Sample prompt: "In your text, absolutely leave out phrases like 'in today's world', 'in conclusion it can be said' and 'it's important to realize'. Get straight to the point."

  1. Examples. Copy it two paragraphs of your own text. Let it see your style.

Sample prompt: "Write a new LinkedIn post. Use exactly the same sentence structure and specific humor as in my sample text here: [paste your old text]."

  1. Iteration. Don't expect perfection right away. Let it write a skeleton. Criticize it. Have it rewrite it.

Sample prompt: "This is too boring, dry and formal. Rewrite the same text, cut it by half and add a bit of healthy sarcasm."

  1. Context. The more information you give it up front, the less nonsense it'll make up.
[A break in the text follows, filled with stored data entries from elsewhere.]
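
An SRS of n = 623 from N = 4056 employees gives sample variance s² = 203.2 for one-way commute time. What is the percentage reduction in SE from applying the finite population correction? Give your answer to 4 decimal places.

f = n/N = 623/4056 = 0.15359961.
SE_no-fpc = √(s²/n) = 0.57110745; SE_fpc = √((1−f)s²/n) = 0.52541898.
Ratio = √(1−f) = 0.92000021. Reduction = 100·(1 − 0.92000021) = 8.0000%.

8.0000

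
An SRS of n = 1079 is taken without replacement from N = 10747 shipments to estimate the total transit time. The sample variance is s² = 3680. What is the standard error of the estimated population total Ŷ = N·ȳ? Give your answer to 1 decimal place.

18824.6

Var(Ŷ) = N²·Var(ȳ) = N²·(1 − n/N)·s²/n.
f = 1079/10747 = 0.10040011; Var(ȳ) = 0.89959989·3680/1079 = 3.0681442.
Var(Ŷ) = 10747² · 3.0681442 = 3.5436455 × 10^8.
SE(Ŷ) = √(3.5436455 × 10^8) = 18824.6.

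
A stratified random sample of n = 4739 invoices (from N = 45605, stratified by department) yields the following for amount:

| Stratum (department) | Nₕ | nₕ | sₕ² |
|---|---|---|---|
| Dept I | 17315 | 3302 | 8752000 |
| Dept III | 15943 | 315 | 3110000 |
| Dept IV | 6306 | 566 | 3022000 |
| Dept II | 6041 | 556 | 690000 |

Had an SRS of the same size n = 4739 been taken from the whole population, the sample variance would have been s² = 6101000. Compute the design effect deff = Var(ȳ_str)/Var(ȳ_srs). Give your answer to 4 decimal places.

1.3910

Var(ȳ_str) = Σ Wₕ²(1−fₕ)sₕ²/nₕ with Wₕ = Nₕ/45605:
  Dept I: (17315/45605)²·(1−3302/17315)·8752000/3302 = 309.21385
  Dept III: (15943/45605)²·(1−315/15943)·3110000/315 = 1182.7647
  Dept IV: (6306/45605)²·(1−566/6306)·3022000/566 = 92.92209
  Dept II: (6041/45605)²·(1−556/6041)·690000/556 = 19.771283
  → Var(ȳ_str) = 1604.6719.
Var(ȳ_srs) = (1 − 4739/45605)·6101000/4739 = 1153.6232.
deff = 1604.6719 / 1153.6232 = 1.3910.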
Sample prompt: "You're writing an email to a client who's owed us $2,000 for two months. We've already called three times. We want the money, but we don't want to annoy them, they're a VIP. Propose a payment schedule."

Conclusion: what now?

Ninety percent of companies want AI this year. Most buy one tool across the board, people stop using it within a month, and management writes it off as a loss.

At LK Media we don't make rocket science of it. We build AI assistants for clients tailored precisely to their needs. We find the places where you're burning money and time, and put a robot there. Thanks to the right AI workflow, one of our clients cut the time from a customer's visit to sending out a quote from 5 weeks to 1 hour. From five weeks to an hour. You read that right.

If you feel this train is leaving without you, don't force it. We can arrange an introductory consultation where I'll show you practical tips for your specific company, so you know exactly where to reach. And if you'd rather play and create, take a look at our AI video course. We teach things there that you probably never even dreamed of.

FAQ

Which AI is the best in 2026?

There's no single winner. Writing and coding = Claude 4.6. Research = Perplexity. An all-rounder for everything = ChatGPT with GPT-5.4.

Which AI chatbot is free and handles Czech?

The most generous free tier with big limits is Google Gemini. Completely free is the Chinese DeepSeek V3.2 (but beware of your data). Claude and ChatGPT have free versions too, they just cut you off sooner.

How much does ChatGPT cost per month?

Plus comes to $20 a month. There's also a stripped-down Go plan for $8.

Is it safe to use DeepSeek?

For generating little poems or translating a public article from CNN? Sure. For company code, contracts or client data? Not a chance. The operator sits in China.

Which chatbot is best for businesses?

For companies on Microsoft I recommend Copilot (because of the EU servers). For companies on Google Workspace, Gemini is a good fit. And if you want to write copy that sells, buy licenses for Claude Pro.